Slamming the brakes on overthinking

Jordan ZangaroJordan ZangaroI went to the bank and my car was fine. I went to the gym and my car was fine. I went to the PAC and my car was fine. I left the PAC and my car was definitely not fine.

For no reason at all, my car started to make an alarming, grinding sound. I drove through campus slowly, but in a complete panic as the noise grew louder and louder. I still had a bunch of errands to run that I had been putting off, so I just turned up the music to convince myself that it was not happening.

Every time I got back into my car, I would say a small prayer that it would just go away and I wouldn’t have to call my dad to tell him. Causing two accidents and then getting in a third which totaled my car is not only something I am embarrassed about but has also given me a terrible reputation. I knew, even though this time I really did not do anything, my dad was going to think I crashed again.

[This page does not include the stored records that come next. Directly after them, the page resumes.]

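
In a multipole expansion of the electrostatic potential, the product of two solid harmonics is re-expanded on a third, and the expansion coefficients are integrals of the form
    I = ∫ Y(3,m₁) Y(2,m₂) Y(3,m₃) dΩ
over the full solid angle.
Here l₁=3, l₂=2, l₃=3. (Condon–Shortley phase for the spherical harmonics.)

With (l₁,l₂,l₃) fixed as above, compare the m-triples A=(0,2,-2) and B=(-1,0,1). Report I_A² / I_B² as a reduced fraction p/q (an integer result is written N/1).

l's match ⇒ only the (l;m) 3-j factors differ between A and B.
A: triangle coeff Δ(3,2,3) = 1/3780; Σ_t [2,2]: t=2:+1/24 = 1/24; (3j)²=1/21 [(3 2 3; 0 2 -2)], sign=-1
B: triangle coeff Δ(3,2,3) = 1/3780; Σ_t [0,2]: t=0:+1/96 t=1:−1/6 t=2:+1/16 = -3/32; (3j)²=3/140 [(3 2 3; -1 0 1)], sign=-1
I_A²/I_B² = (1/21)/(3/140) = 20/9

20/9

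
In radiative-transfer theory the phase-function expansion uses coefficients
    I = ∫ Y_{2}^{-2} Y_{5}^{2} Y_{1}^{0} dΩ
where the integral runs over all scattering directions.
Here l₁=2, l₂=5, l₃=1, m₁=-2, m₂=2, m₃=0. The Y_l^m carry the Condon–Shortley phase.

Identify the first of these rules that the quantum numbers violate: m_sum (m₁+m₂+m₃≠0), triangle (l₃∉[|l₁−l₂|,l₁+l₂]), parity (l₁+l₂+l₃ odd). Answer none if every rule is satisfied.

m₁+m₂+m₃ = -2 + 2 + 0 = 0  ✓
triangle: |2−5|=3 ≤ l₃=1 ≤ 2+5=7  ✗
parity: l₁+l₂+l₃ = 8 is even

triangle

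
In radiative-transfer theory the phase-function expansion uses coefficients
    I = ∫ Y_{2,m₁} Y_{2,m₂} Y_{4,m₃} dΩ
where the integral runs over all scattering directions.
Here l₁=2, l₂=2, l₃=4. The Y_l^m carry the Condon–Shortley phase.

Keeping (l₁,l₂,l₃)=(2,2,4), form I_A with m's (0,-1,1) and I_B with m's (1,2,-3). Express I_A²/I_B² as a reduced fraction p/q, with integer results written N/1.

6/7

Shared (l₁,l₂,l₃)=(2,2,4): N and (l;000)² cancel in I_A²/I_B².
A: Δ = 0!·4!·4!/9! = 1/630; Racah Σ t=0..0: t=0:+1/24 = 1/24; ⇒ 3j(2 2 4; 0 -1 1)² = 1/21, sgn -1
B: Δ = 0!·4!·4!/9! = 1/630; Racah Σ t=0..0: t=0:+1/144 = 1/144; ⇒ 3j(2 2 4; 1 2 -3)² = 1/18, sgn -1
I_A²/I_B² = (1/21)/(1/18) = 6/7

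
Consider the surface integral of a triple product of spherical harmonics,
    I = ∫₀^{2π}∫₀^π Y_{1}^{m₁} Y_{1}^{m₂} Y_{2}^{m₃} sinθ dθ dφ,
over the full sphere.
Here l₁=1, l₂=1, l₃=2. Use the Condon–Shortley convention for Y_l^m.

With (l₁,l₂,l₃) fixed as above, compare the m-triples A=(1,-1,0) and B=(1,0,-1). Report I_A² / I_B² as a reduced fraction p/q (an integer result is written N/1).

1/3

Same 1,1,2: normalisation and zero-m 3j drop out of the ratio.
A: Δ: 0! 2! 2! / 5! → 1/30; sum: t=0:+1/4 = 1/4; 3j²(1 1 2; 1 -1 0) = Δ·Π!·Σ² = 1/30  (sign +1)
B: Δ: 0! 2! 2! / 5! → 1/30; sum: t=0:+1/2 = 1/2; 3j²(1 1 2; 1 0 -1) = Δ·Π!·Σ² = 1/10  (sign -1)
I_A²/I_B² = (1/30)/(1/10) = 1/3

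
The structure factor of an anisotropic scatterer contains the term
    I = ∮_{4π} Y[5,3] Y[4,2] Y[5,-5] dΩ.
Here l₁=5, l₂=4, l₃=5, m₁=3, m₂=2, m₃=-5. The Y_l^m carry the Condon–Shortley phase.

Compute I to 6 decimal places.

-0.184127

Checks pass: Σm=0; 14 even; l₃=5∈[1,9].
(2·5+1)(2·4+1)(2·5+1) = 1089
Δ: 4! 6! 4! / 15! → 1/3153150
sum: t=0:+1/69120 t=1:−1/1728 t=2:+1/576 t=3:−1/1728 t=4:+1/69120 = 7/11520
3j²(5 4 5; 0 0 0) = Δ·Π!·Σ² = 2/143  (sign -1)
sum: t=2:+1/69120 = 1/69120
3j²(5 4 5; 3 2 -5) = Δ·Π!·Σ² = 4/143  (sign +1)
combine: 4πI² = 1089·2/143·4/143 = 72/169
take √, sign -1: I = -0.18412721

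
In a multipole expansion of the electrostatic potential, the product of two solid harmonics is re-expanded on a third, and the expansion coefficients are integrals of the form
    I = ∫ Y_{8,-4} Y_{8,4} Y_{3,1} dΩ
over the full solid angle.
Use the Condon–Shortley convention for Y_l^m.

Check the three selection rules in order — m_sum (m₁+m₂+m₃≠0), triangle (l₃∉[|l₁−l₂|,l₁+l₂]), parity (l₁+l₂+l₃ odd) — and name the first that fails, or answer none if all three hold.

azimuthal sum: -4 + 4 + 1 = 1  ✗
0 ≤ 3 ≤ 16 (triangle on l)
L = 8 + 8 + 3 = 19 (odd)

m_sum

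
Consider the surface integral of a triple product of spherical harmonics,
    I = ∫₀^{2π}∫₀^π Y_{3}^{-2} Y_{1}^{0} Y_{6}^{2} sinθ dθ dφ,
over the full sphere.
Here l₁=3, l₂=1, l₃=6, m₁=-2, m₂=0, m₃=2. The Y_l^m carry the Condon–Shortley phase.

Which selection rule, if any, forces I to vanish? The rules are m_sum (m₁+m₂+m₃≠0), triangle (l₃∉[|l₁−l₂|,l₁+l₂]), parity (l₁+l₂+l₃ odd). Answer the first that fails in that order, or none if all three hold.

azimuthal sum: -2 + 0 + 2 = 0  ✓
2 ≤ 6 ≤ 4 (triangle on l)  ✗
L = 3 + 1 + 6 = 10 (even)

triangle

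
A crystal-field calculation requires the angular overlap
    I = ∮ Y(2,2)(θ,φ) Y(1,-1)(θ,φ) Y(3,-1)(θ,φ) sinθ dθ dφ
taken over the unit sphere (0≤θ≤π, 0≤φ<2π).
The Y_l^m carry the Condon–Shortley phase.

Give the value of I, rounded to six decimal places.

Checks pass: Σm=0; 6 even; l₃=3∈[1,3].
(2·2+1)(2·1+1)(2·3+1) = 105
Δ: 0! 4! 2! / 7! → 1/105
sum: t=0:+1/4 = 1/4
3j²(2 1 3; 0 0 0) = Δ·Π!·Σ² = 3/35  (sign -1)
sum: t=0:+1/48 = 1/48
3j²(2 1 3; 2 -1 -1) = Δ·Π!·Σ² = 1/105  (sign +1)
combine: 4πI² = 105·3/35·1/105 = 3/35
take √, sign -1: I = -0.08258890

-0.082589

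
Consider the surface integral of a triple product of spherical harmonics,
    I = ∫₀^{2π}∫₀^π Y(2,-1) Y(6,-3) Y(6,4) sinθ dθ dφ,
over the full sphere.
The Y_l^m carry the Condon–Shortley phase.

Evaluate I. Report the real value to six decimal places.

0.179515

m-sum 0 ✓  L=14 even ✓  4≤6≤8 ✓
Π(2lᵢ+1) = 5×13×13 = 845
triangle coeff Δ(2,6,6) = 1/90090
Σ_t [0,2]: t=0:+1/69120 t=1:−1/14400 t=2:+1/69120 = -7/172800
(3j)²=14/715 [(2 6 6; 0 0 0)], sign=-1
Σ_t [1,2]: t=1:−1/161280 t=2:+1/725760 = -1/207360
(3j)²=7/286 [(2 6 6; -1 -3 4)], sign=-1
⇒ 4πI² = 49/121
I = (+1)√(49/121/(4π)) = 0.17951487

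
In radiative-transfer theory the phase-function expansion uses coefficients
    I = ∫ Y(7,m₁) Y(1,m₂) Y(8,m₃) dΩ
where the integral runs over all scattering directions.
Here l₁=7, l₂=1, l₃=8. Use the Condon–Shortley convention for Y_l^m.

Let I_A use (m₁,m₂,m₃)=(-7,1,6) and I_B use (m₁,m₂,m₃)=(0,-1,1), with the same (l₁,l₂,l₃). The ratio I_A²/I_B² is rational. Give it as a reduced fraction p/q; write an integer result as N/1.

1/36

Shared (l₁,l₂,l₃)=(7,1,8): N and (l;000)² cancel in I_A²/I_B².
A: Δ = 0!·14!·2!/17! = 1/2040; Racah Σ t=0..0: t=0:+1/174356582400 = 1/174356582400; ⇒ 3j(7 1 8; -7 1 6)² = 1/2040, sgn +1
B: Δ = 0!·14!·2!/17! = 1/2040; Racah Σ t=0..0: t=0:+1/50803200 = 1/50803200; ⇒ 3j(7 1 8; 0 -1 1)² = 3/170, sgn -1
I_A²/I_B² = (1/2040)/(3/170) = 1/36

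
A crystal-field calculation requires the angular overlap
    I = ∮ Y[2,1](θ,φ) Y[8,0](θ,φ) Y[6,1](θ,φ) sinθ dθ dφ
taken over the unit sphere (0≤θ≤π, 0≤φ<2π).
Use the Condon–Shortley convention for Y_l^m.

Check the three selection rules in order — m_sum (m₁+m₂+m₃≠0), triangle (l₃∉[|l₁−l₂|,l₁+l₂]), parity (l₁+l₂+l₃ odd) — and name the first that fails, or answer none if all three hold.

m₁+m₂+m₃ = 1 + 0 + 1 = 2  ✗
triangle: |2−8|=6 ≤ l₃=6 ≤ 2+8=10
parity: l₁+l₂+l₃ = 16 is even

m_sum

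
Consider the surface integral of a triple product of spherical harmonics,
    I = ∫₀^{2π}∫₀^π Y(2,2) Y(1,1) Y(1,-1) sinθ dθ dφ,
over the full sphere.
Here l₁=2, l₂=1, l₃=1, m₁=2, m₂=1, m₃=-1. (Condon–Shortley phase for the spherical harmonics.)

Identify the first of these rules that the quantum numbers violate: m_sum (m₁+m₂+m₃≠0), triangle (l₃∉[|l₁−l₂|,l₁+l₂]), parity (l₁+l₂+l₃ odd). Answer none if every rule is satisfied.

m_sum

m₁+m₂+m₃ = 2 + 1 − 1 = 2  ✗
triangle: |2−1|=1 ≤ l₃=1 ≤ 2+1=3
parity: l₁+l₂+l₃ = 4 is even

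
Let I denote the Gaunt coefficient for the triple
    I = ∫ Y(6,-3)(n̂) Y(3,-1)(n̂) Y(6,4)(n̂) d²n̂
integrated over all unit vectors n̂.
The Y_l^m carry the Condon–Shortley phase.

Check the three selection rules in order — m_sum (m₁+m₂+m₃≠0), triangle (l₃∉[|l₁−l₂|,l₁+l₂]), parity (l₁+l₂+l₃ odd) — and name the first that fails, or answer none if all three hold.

parity

Σmᵢ = 0  ✓
l₃∈[|l₁−l₂|,l₁+l₂]=[3,9], have l₃=6  ✓
Σlᵢ = 15 ⇒ odd  ✗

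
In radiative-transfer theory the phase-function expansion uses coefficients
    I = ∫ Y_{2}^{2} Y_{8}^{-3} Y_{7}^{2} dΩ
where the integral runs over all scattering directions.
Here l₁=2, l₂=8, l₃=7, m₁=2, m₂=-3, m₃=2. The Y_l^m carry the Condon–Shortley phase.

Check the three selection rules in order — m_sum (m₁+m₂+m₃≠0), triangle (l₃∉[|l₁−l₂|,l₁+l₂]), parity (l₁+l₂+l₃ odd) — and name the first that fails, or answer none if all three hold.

azimuthal sum: 2 − 3 + 2 = 1  ✗
6 ≤ 7 ≤ 10 (triangle on l)
L = 2 + 8 + 7 = 17 (odd)

m_sum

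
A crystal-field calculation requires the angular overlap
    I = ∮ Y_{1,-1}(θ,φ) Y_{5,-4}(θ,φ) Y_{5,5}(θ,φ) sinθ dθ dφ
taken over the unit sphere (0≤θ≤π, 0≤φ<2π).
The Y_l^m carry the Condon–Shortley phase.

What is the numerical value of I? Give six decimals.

0.000000

l₁+l₂+l₃=11 is odd: 3j(l;000)=0 ⇒ I=0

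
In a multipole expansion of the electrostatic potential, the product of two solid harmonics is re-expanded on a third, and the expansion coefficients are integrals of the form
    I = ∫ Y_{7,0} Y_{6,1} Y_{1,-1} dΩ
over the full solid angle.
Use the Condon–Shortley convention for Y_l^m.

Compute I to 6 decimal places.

Rules hold: Σm=0, L=14 even, 1≤1≤13.
N = 15·13·3 = 585
Δ = 12!·2!·0!/15! = 1/1365
Racah Σ t=6..6: t=6:+1/518400 = 1/518400
⇒ 3j(7 6 1; 0 0 0)² = 7/195, sgn -1
Racah Σ t=7..7: t=7:−1/1209600 = -1/1209600
⇒ 3j(7 6 1; 0 1 -1)² = 1/65, sgn -1
4πI² = N·(3j₀)²·(3jₘ)² = 21/65
I = +1·√(0.323077/4π) = 0.16034227

0.160342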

The noise never went away. Starting to worry about my safety and the safety of the people I have in my car, I finally made the call home. Surprisingly, my dad was not upset and was just happy that I let him know and helped me figure out my next step.

This is the first time I have been living with my own car in a city different from my parents. It is my first car that I have put money into and I tend to get nervous about getting into trouble all too quickly. If there is a problem, no matter what caused it, you need to fix it. I made the car issue into such a bigger problem than it needed to be and could have potentially put myself in danger.

Sometimes finding a solution to the problem is worse than dealing with the initial incident. It is scary and uncertain and, more times than not, you may be making it worse by overthinking it.

You can’t find a solution if you don’t own up to the problem.